A review by just_one_more_paige
it was never going to be okay by jaye simpson

challenging emotional hopeful reflective sad fast-paced

5.0

The biannual (ish) poetry collection time has come again. I had never heard of this one before and chose it randomly from the poetry available at the library one day while I was shelving. That’s the danger of shelving time – it gives me the time to look through sections of the library with great detail that I may otherwise not venture to (or purposefully not leave myself time to venture to) and I end home bringing home books that I definitely do not have time to read on top of the rest of my unread TBR. Haha. Thankfully, at least poetry collections are short? And this one was phenomenal. So.

simpson splits this collection into four sections, thematically split (at least in my understanding), into their personal history and the way its unavoidably intertwined with colonization an intergenerational trauma, their experience in the world/their body as a trans person, reflections on sex work and their experiences with it, and finally, a reflection on their reconnection with themselves and the earth and tradition with a hope for finding healing.   

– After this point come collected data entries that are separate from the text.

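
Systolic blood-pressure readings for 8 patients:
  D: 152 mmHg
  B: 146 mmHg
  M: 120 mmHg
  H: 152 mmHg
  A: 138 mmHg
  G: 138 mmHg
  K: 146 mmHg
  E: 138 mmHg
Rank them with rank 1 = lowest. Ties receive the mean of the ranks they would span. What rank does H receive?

Sorted (ascending): 120, 138, 138, 138, 146, 146, 152, 152
The 3 values of 138 occupy positions 2–4 → average rank 3.
The 2 values of 146 occupy positions 5–6 → average rank (5+6)/2 = 5.5.
The 2 values of 152 occupy positions 7–8 → average rank (7+8)/2 = 7.5.
H has value 152 mmHg → rank 7.5.

7.5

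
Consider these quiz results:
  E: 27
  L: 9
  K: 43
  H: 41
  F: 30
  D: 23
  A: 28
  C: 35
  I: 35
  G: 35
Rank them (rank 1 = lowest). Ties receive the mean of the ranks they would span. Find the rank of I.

7

Sorted (ascending): 9, 23, 27, 28, 30, 35, 35, 35, 41, 43
The 3 values of 35 occupy positions 6–8 → average rank 7.
I has value 35 → rank 7.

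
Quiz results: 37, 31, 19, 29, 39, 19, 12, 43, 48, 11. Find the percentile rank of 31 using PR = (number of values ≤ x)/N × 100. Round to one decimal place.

N = 10.
Strictly below 31: 5. Equal to 31: 1.
PR = 6/10 × 100 = 60.0

60.0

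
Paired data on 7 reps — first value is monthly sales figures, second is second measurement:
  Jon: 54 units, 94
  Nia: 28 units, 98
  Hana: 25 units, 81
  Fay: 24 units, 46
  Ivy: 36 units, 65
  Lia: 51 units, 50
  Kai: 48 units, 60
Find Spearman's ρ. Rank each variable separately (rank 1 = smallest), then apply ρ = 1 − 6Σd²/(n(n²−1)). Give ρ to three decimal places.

Ranks of variable 1: 7, 3, 2, 1, 4, 6, 5
Ranks of variable 2: 6, 7, 5, 1, 4, 2, 3
d = r₁ − r₂: 1, -4, -3, 0, 0, 4, 2
d²: 1, 16, 9, 0, 0, 16, 4; Σd² = 46
ρ = 1 − 6·46/(7·48) = 1 − 276/336 = 0.179

0.179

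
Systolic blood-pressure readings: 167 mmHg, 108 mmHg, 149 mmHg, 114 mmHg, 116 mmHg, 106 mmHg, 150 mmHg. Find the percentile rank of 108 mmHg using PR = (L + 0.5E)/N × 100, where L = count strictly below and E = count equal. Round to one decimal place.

21.4

N = 7.
Strictly below 108: 1. Equal to 108: 1.
PR = (1 + 0.5·1)/7 × 100 = 21.4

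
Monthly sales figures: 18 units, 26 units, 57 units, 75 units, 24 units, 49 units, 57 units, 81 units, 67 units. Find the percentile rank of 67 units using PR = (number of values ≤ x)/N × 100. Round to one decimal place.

N = 9.
Strictly below 67: 6. Equal to 67: 1.
PR = 7/9 × 100 = 77.8

77.8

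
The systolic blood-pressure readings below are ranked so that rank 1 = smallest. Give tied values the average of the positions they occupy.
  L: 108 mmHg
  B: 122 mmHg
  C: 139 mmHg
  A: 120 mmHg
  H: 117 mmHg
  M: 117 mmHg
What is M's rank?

2.5

Sorted (ascending): 108, 117, 117, 120, 122, 139
The 2 values of 117 occupy positions 2–3 → average rank (2+3)/2 = 2.5.
M has value 117 mmHg → rank 2.5.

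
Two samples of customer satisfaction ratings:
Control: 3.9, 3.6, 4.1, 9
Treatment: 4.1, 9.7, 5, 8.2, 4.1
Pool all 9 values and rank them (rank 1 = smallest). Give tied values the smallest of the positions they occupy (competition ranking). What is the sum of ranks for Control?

14

Sorted (ascending): 3.6, 3.9, 4.1, 4.1, 4.1, 5, 8.2, 9, 9.7
The 3 values of 4.1 occupy positions 3–5 → each gets rank 3.
Control values → pooled ranks: 3.9→2, 3.6→1, 4.1→3, 9→8
Rank sum = 2 + 1 + 3 + 8 = 14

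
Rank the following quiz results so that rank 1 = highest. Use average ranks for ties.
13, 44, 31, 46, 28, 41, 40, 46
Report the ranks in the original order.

8, 3, 6, 1.5, 7, 4, 5, 1.5

Sorted (descending): 46, 46, 44, 41, 40, 31, 28, 13
The 2 values of 46 occupy positions 1–2 → average rank (1+2)/2 = 1.5.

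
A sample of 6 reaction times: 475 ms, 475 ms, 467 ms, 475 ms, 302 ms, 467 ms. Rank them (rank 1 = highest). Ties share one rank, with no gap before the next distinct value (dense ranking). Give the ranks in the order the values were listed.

Sorted (descending): 475, 475, 475, 467, 467, 302
The 3 values of 475 share dense rank 1.
The 2 values of 467 share dense rank 2.
Remaining distinct values take the next consecutive integers.

1, 1, 2, 1, 3, 2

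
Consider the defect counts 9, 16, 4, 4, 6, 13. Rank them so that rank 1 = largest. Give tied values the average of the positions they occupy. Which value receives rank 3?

Sorted (descending): 16, 13, 9, 6, 4, 4
The 2 values of 4 occupy positions 5–6 → average rank (5+6)/2 = 5.5.
Rank 3 → value 9.

9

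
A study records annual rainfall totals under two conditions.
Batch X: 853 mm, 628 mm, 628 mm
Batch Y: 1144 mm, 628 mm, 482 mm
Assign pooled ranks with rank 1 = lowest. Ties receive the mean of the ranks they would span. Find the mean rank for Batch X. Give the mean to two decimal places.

3.67

Sorted (ascending): 482, 628, 628, 628, 853, 1144
The 3 values of 628 occupy positions 2–4 → average rank 3.
Batch X values → pooled ranks: 853→5, 628→3, 628→3
Mean rank = (5 + 3 + 3) / 3 = 3.67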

There is an intensity of emotion in this collection that is visceral and incandescent, especially in its rage and the collected grief of both generations and of an individual. In fact, I was deeply moved by the way that simpson managed to simultaneously convey the expanse of a universal indigenous trauma with their own unique experiences with trauma, as a foster child and a queer indigenous person (and as a sex worker, though I want to make sure this comment doesn’t paint all sex work as traumatic, as that is not my intention, nor did it feel like that was simpson’s message in writing). It was both boundless and intimate. And affective. 

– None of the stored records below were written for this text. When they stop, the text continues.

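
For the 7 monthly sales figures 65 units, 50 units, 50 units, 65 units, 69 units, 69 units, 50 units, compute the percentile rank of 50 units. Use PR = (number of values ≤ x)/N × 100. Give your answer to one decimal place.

42.9

N = 7.
Strictly below 50: 0. Equal to 50: 3.
PR = 3/7 × 100 = 42.9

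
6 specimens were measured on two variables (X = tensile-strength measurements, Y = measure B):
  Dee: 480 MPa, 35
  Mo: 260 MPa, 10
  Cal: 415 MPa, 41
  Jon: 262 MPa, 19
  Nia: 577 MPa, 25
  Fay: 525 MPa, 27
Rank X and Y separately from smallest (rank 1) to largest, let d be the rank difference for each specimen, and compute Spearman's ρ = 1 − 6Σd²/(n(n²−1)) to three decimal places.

Ranks of variable 1: 4, 1, 3, 2, 6, 5
Ranks of variable 2: 5, 1, 6, 2, 3, 4
d = r₁ − r₂: -1, 0, -3, 0, 3, 1
d²: 1, 0, 9, 0, 9, 1; Σd² = 20
ρ = 1 − 6·20/(6·35) = 1 − 120/210 = 0.429

0.429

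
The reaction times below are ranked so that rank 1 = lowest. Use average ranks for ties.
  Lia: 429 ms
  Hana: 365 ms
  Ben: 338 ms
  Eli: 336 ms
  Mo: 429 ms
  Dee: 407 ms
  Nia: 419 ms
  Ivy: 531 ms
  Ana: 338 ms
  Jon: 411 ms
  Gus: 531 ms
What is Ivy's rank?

10.5

Sorted (ascending): 336, 338, 338, 365, 407, 411, 419, 429, 429, 531, 531
The 2 values of 338 occupy positions 2–3 → average rank (2+3)/2 = 2.5.
The 2 values of 429 occupy positions 8–9 → average rank (8+9)/2 = 8.5.
The 2 values of 531 occupy positions 10–11 → average rank (10+11)/2 = 10.5.
Ivy has value 531 ms → rank 10.5.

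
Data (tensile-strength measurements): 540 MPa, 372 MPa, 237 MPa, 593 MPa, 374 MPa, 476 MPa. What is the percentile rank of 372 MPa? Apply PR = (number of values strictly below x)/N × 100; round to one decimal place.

16.7

N = 6.
Strictly below 372: 1. Equal to 372: 1.
PR = 1/6 × 100 = 16.7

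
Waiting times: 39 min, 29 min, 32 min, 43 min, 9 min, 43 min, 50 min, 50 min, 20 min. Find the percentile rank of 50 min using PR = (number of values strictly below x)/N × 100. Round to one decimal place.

N = 9.
Strictly below 50: 7. Equal to 50: 2.
PR = 7/9 × 100 = 77.8

77.8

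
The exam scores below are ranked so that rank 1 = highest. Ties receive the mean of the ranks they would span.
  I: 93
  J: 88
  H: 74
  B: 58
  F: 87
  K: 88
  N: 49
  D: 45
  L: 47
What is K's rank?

Sorted (descending): 93, 88, 88, 87, 74, 58, 49, 47, 45
The 2 values of 88 occupy positions 2–3 → average rank (2+3)/2 = 2.5.
K has value 88 → rank 2.5.

2.5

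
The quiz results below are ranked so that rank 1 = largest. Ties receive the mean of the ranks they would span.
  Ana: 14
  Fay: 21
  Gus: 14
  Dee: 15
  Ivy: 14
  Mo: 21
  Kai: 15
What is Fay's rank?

Sorted (descending): 21, 21, 15, 15, 14, 14, 14
The 2 values of 21 occupy positions 1–2 → average rank (1+2)/2 = 1.5.
The 2 values of 15 occupy positions 3–4 → average rank (3+4)/2 = 3.5.
The 3 values of 14 occupy positions 5–7 → average rank 6.
Fay has value 21 → rank 1.5.

1.5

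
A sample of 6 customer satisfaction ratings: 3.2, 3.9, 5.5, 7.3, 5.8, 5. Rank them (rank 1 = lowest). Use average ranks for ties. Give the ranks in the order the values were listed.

Sorted (ascending): 3.2, 3.9, 5, 5.5, 5.8, 7.3
No ties — each value takes its position as its rank.

1, 2, 4, 6, 5, 3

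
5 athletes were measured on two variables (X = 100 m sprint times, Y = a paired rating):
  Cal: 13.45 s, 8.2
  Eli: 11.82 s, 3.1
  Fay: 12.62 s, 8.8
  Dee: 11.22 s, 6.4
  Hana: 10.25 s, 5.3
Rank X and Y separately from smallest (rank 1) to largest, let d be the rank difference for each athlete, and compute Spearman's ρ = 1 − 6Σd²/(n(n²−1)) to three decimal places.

Ranks of variable 1: 5, 3, 4, 2, 1
Ranks of variable 2: 4, 1, 5, 3, 2
d = r₁ − r₂: 1, 2, -1, -1, -1
d²: 1, 4, 1, 1, 1; Σd² = 8
ρ = 1 − 6·8/(5·24) = 1 − 48/120 = 0.600

0.600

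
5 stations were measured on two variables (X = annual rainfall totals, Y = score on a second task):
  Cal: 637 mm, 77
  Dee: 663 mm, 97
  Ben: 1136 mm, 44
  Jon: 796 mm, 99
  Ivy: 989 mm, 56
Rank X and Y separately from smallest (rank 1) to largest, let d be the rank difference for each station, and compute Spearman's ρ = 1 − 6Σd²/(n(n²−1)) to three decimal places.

Ranks of variable 1: 1, 2, 5, 3, 4
Ranks of variable 2: 3, 4, 1, 5, 2
d = r₁ − r₂: -2, -2, 4, -2, 2
d²: 4, 4, 16, 4, 4; Σd² = 32
ρ = 1 − 6·32/(5·24) = 1 − 192/120 = -0.600

-0.600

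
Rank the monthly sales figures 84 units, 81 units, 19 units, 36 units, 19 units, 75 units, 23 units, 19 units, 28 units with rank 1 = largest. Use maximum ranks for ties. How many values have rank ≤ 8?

Sorted (descending): 84, 81, 75, 36, 28, 23, 19, 19, 19
The 3 values of 19 occupy positions 7–9 → each gets rank 9.
Ranks ≤ 8: {1, 2, 3, 4, 5, 6} → 6 values.

6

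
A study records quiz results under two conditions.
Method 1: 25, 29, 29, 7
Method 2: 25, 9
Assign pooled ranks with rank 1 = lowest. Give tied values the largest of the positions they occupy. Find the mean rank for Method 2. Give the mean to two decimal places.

Sorted (ascending): 7, 9, 25, 25, 29, 29
The 2 values of 25 occupy positions 3–4 → each gets rank 4.
The 2 values of 29 occupy positions 5–6 → each gets rank 6.
Method 2 values → pooled ranks: 25→4, 9→2
Mean rank = (4 + 2) / 2 = 3.00

3.00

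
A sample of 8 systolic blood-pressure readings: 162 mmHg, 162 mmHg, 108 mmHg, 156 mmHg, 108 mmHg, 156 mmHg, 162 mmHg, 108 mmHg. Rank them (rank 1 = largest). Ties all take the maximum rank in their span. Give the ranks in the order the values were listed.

Sorted (descending): 162, 162, 162, 156, 156, 108, 108, 108
The 3 values of 162 occupy positions 1–3 → each gets rank 3.
The 2 values of 156 occupy positions 4–5 → each gets rank 5.
The 3 values of 108 occupy positions 6–8 → each gets rank 8.

3, 3, 8, 5, 8, 5, 3, 8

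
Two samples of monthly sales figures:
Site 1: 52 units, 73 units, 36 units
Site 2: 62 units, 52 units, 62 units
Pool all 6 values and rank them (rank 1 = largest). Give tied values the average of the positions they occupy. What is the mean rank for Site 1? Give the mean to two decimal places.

3.83

Sorted (descending): 73, 62, 62, 52, 52, 36
The 2 values of 62 occupy positions 2–3 → average rank (2+3)/2 = 2.5.
The 2 values of 52 occupy positions 4–5 → average rank (4+5)/2 = 4.5.
Site 1 values → pooled ranks: 52→4.5, 73→1, 36→6
Mean rank = (4.5 + 1 + 6) / 3 = 3.83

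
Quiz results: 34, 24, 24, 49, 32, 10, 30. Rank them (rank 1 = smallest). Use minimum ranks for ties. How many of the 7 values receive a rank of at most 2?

3

Sorted (ascending): 10, 24, 24, 30, 32, 34, 49
The 2 values of 24 occupy positions 2–3 → each gets rank 2.
Ranks ≤ 2: {1, 2, 2} → 3 values.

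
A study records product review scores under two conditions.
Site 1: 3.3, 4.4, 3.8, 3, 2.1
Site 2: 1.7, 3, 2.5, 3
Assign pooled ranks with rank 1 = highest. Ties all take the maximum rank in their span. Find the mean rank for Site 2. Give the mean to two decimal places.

7.00

Sorted (descending): 4.4, 3.8, 3.3, 3, 3, 3, 2.5, 2.1, 1.7
The 3 values of 3 occupy positions 4–6 → each gets rank 6.
Site 2 values → pooled ranks: 1.7→9, 3→6, 2.5→7, 3→6
Mean rank = (9 + 6 + 7 + 6) / 4 = 7.00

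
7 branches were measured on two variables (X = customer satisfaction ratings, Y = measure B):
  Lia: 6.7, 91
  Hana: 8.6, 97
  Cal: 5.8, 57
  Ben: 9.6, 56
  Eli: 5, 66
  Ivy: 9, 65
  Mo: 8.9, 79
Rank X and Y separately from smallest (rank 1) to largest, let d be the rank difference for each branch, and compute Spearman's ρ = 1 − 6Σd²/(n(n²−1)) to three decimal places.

Ranks of variable 1: 3, 4, 2, 7, 1, 6, 5
Ranks of variable 2: 6, 7, 2, 1, 4, 3, 5
d = r₁ − r₂: -3, -3, 0, 6, -3, 3, 0
d²: 9, 9, 0, 36, 9, 9, 0; Σd² = 72
ρ = 1 − 6·72/(7·48) = 1 − 432/336 = -0.286

-0.286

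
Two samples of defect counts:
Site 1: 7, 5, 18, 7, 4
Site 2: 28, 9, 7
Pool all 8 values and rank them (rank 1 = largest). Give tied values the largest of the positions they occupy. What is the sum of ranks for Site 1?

29

Sorted (descending): 28, 18, 9, 7, 7, 7, 5, 4
The 3 values of 7 occupy positions 4–6 → each gets rank 6.
Site 1 values → pooled ranks: 7→6, 5→7, 18→2, 7→6, 4→8
Rank sum = 6 + 7 + 2 + 6 + 8 = 29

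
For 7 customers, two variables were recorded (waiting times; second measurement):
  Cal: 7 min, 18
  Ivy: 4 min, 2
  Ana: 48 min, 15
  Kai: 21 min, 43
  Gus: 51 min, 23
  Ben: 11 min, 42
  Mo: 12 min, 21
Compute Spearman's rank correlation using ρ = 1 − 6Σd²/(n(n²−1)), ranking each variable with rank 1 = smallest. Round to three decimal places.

Ranks of variable 1: 2, 1, 6, 5, 7, 3, 4
Ranks of variable 2: 3, 1, 2, 7, 5, 6, 4
d = r₁ − r₂: -1, 0, 4, -2, 2, -3, 0
d²: 1, 0, 16, 4, 4, 9, 0; Σd² = 34
ρ = 1 − 6·34/(7·48) = 1 − 204/336 = 0.393

0.393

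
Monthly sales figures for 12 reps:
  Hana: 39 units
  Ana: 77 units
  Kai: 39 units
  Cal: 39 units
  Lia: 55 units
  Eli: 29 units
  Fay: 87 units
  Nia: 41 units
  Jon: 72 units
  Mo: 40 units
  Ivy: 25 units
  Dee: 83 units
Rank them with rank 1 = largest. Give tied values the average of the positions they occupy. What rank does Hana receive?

Sorted (descending): 87, 83, 77, 72, 55, 41, 40, 39, 39, 39, 29, 25
The 3 values of 39 occupy positions 8–10 → average rank 9.
Hana has value 39 units → rank 9.

9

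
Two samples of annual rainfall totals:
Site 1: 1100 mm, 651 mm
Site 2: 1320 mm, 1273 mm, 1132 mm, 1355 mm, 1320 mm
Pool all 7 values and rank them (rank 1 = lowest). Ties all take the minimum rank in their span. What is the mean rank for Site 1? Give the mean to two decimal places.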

I enjoyed the bit of play with language and form here, there was some wonderful literal and metaphorical wordplay about being a child in a closet and se glass, about how humans are (or are seen as) beasts, a poem written in the shape of a key, and more. But in the end, the greater impact of this collection was in the themes explored and the emotionality of the communication. The gorgeous flow of words that good poetry has were absolutely present. However, it was never so much the forefront that I lost the thread of what simpson wanted the reader to feel/know. I never questioned which emotion(s) a piece should leave me with because they all hit that strongly. 

The contemplation of “haunting” their family(ies), always there but never allowed in, was heart wrenching. As was the reflection on searching for love by trying to become what you think a person wants/needs, losing yourself in the process, and the inevitability of failure there. And the fact that that was learned (communicated and internalized), and nothing better was taught, and so the duality of victim and fault in that inevitability that exists is so much. Relatedly touched on, in a tragic and painful way, is the concept of disassociation and other negative coping mechanisms as unavoidable byproducts of myriad relationships without love (upbringing, structural, fetishization). 

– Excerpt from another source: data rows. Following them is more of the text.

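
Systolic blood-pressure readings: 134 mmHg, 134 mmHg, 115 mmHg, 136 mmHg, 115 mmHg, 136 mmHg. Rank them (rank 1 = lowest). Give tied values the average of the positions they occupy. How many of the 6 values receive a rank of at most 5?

Sorted (ascending): 115, 115, 134, 134, 136, 136
The 2 values of 115 occupy positions 1–2 → average rank (1+2)/2 = 1.5.
The 2 values of 134 occupy positions 3–4 → average rank (3+4)/2 = 3.5.
The 2 values of 136 occupy positions 5–6 → average rank (5+6)/2 = 5.5.
Ranks ≤ 5: {1.5, 1.5, 3.5, 3.5} → 4 values.

4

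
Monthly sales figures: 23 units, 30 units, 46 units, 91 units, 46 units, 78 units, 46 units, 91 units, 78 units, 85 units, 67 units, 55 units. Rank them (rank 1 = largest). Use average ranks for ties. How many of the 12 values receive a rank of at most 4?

3

Sorted (descending): 91, 91, 85, 78, 78, 67, 55, 46, 46, 46, 30, 23
The 2 values of 91 occupy positions 1–2 → average rank (1+2)/2 = 1.5.
The 2 values of 78 occupy positions 4–5 → average rank (4+5)/2 = 4.5.
The 3 values of 46 occupy positions 8–10 → average rank 9.
Ranks ≤ 4: {1.5, 1.5, 3} → 3 values.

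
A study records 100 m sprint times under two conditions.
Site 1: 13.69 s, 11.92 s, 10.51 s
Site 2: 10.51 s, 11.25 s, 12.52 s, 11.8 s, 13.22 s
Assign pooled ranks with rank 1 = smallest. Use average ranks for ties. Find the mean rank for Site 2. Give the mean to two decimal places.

Sorted (ascending): 10.51, 10.51, 11.25, 11.8, 11.92, 12.52, 13.22, 13.69
The 2 values of 10.51 occupy positions 1–2 → average rank (1+2)/2 = 1.5.
Site 2 values → pooled ranks: 10.51→1.5, 11.25→3, 12.52→6, 11.8→4, 13.22→7
Mean rank = (1.5 + 3 + 6 + 4 + 7) / 5 = 4.30

4.30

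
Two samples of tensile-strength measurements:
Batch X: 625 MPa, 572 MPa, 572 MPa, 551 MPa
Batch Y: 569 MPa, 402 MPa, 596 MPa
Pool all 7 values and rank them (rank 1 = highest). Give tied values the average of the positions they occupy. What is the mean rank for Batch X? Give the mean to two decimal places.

Sorted (descending): 625, 596, 572, 572, 569, 551, 402
The 2 values of 572 occupy positions 3–4 → average rank (3+4)/2 = 3.5.
Batch X values → pooled ranks: 625→1, 572→3.5, 572→3.5, 551→6
Mean rank = (1 + 3.5 + 3.5 + 6) / 4 = 3.50

3.50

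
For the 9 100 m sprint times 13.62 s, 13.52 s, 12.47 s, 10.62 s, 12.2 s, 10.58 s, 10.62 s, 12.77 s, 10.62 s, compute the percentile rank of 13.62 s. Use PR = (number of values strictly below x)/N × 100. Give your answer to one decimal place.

N = 9.
Strictly below 13.62: 8. Equal to 13.62: 1.
PR = 8/9 × 100 = 88.9

88.9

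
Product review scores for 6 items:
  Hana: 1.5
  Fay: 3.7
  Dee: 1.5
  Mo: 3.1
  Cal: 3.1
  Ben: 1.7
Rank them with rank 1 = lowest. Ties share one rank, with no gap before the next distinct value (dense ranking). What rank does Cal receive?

3

Sorted (ascending): 1.5, 1.5, 1.7, 3.1, 3.1, 3.7
The 2 values of 1.5 share dense rank 1.
The 2 values of 3.1 share dense rank 3.
Remaining distinct values take the next consecutive integers.
Cal has value 3.1 → rank 3.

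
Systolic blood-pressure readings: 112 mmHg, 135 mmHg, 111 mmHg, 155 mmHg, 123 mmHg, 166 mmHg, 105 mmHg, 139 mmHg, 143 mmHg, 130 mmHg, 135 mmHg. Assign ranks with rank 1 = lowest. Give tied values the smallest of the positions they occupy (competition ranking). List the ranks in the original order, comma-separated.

Sorted (ascending): 105, 111, 112, 123, 130, 135, 135, 139, 143, 155, 166
The 2 values of 135 occupy positions 6–7 → each gets rank 6.

3, 6, 2, 10, 4, 11, 1, 8, 9, 5, 6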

And finally, because it is so deeply the starting point for all this trauma, I find that I want to point out one more time the way simpson calls out, calls to account, the legacy of how colonial and western religious thought was forced upon indigenous people. They illustrate, with no gentling, the way families/traditions are still lost and un-whole as a result, the [unnecessary] legacy of pain and damage and forsaking of one’s own heritage that have become contemporary truth. And yet, they still end the collection with a section of poems highlighted a return to that heritage, a reclaiming and relearning that holds a well of hope for a future of reconnection and freedom. And that hope is a dream and a rescue simply in its ability to exist.  Glorious. 

I think I have done this the last few times I’ve read poetry collections, so I’ll continue the trend here. There were a few poems that I particularly liked or had more reactions to or can’t quite get out of my head, so I wanted to just list those titles, for “posterity.”  Overall, all of part one just really rocked my world. “sea glass,” “teeth & sharp bones (a dialogue),” and “haunting (a poem in six parts)” are all from that first section and are really probably my favorite three from the collection. In addition, “beast,” “queer//rition,” and “about the ones i want to love,” were all 
especially moving. If you’ve read this, which sections or poems were your favorites? 

“i think they understand enough / when i cry out for home//land – / desperate in this diaspora: ravenous / to belong to a before.”

“…be it the malleable nature / of wanting, or the severity / of delusion: sometimes you want / to be wanted so badly / you forget yourself.”